I find this idea most intriguing. What do you think? Should the president follow this strategy?

  • Jim Butler

    I believe Obama had a brief chance to appoint someone during a senate recess. And that has been done in the past . Ike did it twice. Now will be difficult as the senate will keep the lights on so to speak for the rest of Obama’s term.

    • notjohnsmosby

      I believe the Supreme Court ruling a few years back said that a recess appointment can only be made for openings that occur while the Senate is in recess. You can’t wait around for the Senate to recess and then appoint someone.

      The Senate was in recess when Scalia died, so Obama could have made a recess appointment that week. It would only have been good until the end of the year.

      • Dave Webster

        If the courts didn’t support the recess appointment they will hardly endorse this half-baked idea.

        • notjohnsmosby

          Agreed. There was a 9-day window where Obama could have appointed anyone he wanted. After Republicans immediately came out and said they would stonewall, I would have appointed someone that week.

          A 4-4 Court doesn’t hurt us, but it would be nice to have some 5-4 wins that set a precedent. The labor union case that came up 4-4 a few weeks ago, it would have been 5-4 if Scalia hadn’t croaked. As is, a similar case from another circuit will be in front of the court soon enough.

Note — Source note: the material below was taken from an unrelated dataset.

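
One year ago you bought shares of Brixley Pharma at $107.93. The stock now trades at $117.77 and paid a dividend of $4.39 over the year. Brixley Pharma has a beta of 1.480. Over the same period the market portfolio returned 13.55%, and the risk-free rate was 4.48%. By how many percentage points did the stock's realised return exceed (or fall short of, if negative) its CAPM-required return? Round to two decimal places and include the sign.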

          I’m extremely confident that Hillary will win in November, and pretty confident that Dems will retake the Senate, probably with a narrow 52-48 advantage. The question is, will Republicans filibuster Clinton’s pick a year or so from now? Will Schumer have to go full nuclear on Republicans and kill off the filibuster for all nominations?

  • Andy Schmookler

    No, what Diskant is proposing is something different from a “recess appointment.” He’s saying that a case can be made that the Senate has “waived” its rights to advise and consent by having failed to exercise that right. The above-quoted passage makes that case, and the article as a whole might give a more complete picture. But in any event, nothing in what he is proposing has anything to do with the Senate being in recess.

  • XanderDeWijs

    The president should, but I don’t think he will do it, he’s probably scared to motivate their base to come out and keep the Senate.

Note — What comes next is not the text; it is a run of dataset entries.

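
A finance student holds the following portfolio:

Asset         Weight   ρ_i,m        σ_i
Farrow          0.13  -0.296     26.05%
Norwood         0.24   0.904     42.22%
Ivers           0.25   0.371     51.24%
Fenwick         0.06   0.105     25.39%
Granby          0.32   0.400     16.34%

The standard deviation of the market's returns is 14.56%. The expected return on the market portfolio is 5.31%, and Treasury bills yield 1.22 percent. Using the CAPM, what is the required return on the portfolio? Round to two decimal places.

β_Farrow = -0.296 × 26.05% / 14.56% = -0.5296
β_Norwood = 0.904 × 42.22% / 14.56% = 2.6214
β_Ivers = 0.371 × 51.24% / 14.56% = 1.3056
β_Fenwick = 0.105 × 25.39% / 14.56% = 0.1831
β_Granby = 0.400 × 16.34% / 14.56% = 0.4489
β_P = Σ w_i β_i = 0.13×-0.5296 + 0.24×2.6214 + 0.25×1.3056 + 0.06×0.1831 + 0.32×0.4489 = 1.0413
MRP = 5.31% − 1.22% = 4.09%
E(R_P) = R_f + β_P × MRP = 1.22% + 1.0413 × 4.09% = 5.48%

5.48%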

    But that is a risk onto itself, because they might come out in great numbers.

    I’d say appointing Garland is a win-win, because if they reject Garland, there a path for Clinton’s 35 year old black female judge.

  • Squirrel

    The Senate Republicans stonewalling this nomination will come to regret it. The voting public see this for what it is — corrupting the process of government for partisan ends. Those ends include turning back the clock on women’s control of their own reproductive health and denial of LGBT rights by stacking the court, but it’s not going to work. If they don’t give a fair hearing to President Obama’s nominee, they’ll find themselves facing President Hillary Clinton’s nominee or President Bernie Sanders’ nominee next year.

    • Andy Schmookler

      I fear that the Democrats have been, as usual, too muted in their protests. I’ve read that the Republican base is more impassioned about having their Senators stonewall than the Democratic base is about protesting this unprecedented refusal to allow the man the American people hired to play the role of president (until inauguration day, 2017) perform the functions for which he was elected.

      • http://www.bluevirginia.us/ lowkell

        Example #infinity of why a “political revolution” isn’t going to happen, at least not on the progressive side…

  • Dave Webster

    A waiver in the criminal and civil context isn’t an exact parallel to the Senate refusing to hold a hearing. The Supreme Court would likely invoke the political question doctrine and refuse to reach the merits of the case. I also have my doubts Garland would allow himself to be used as a guinea pig.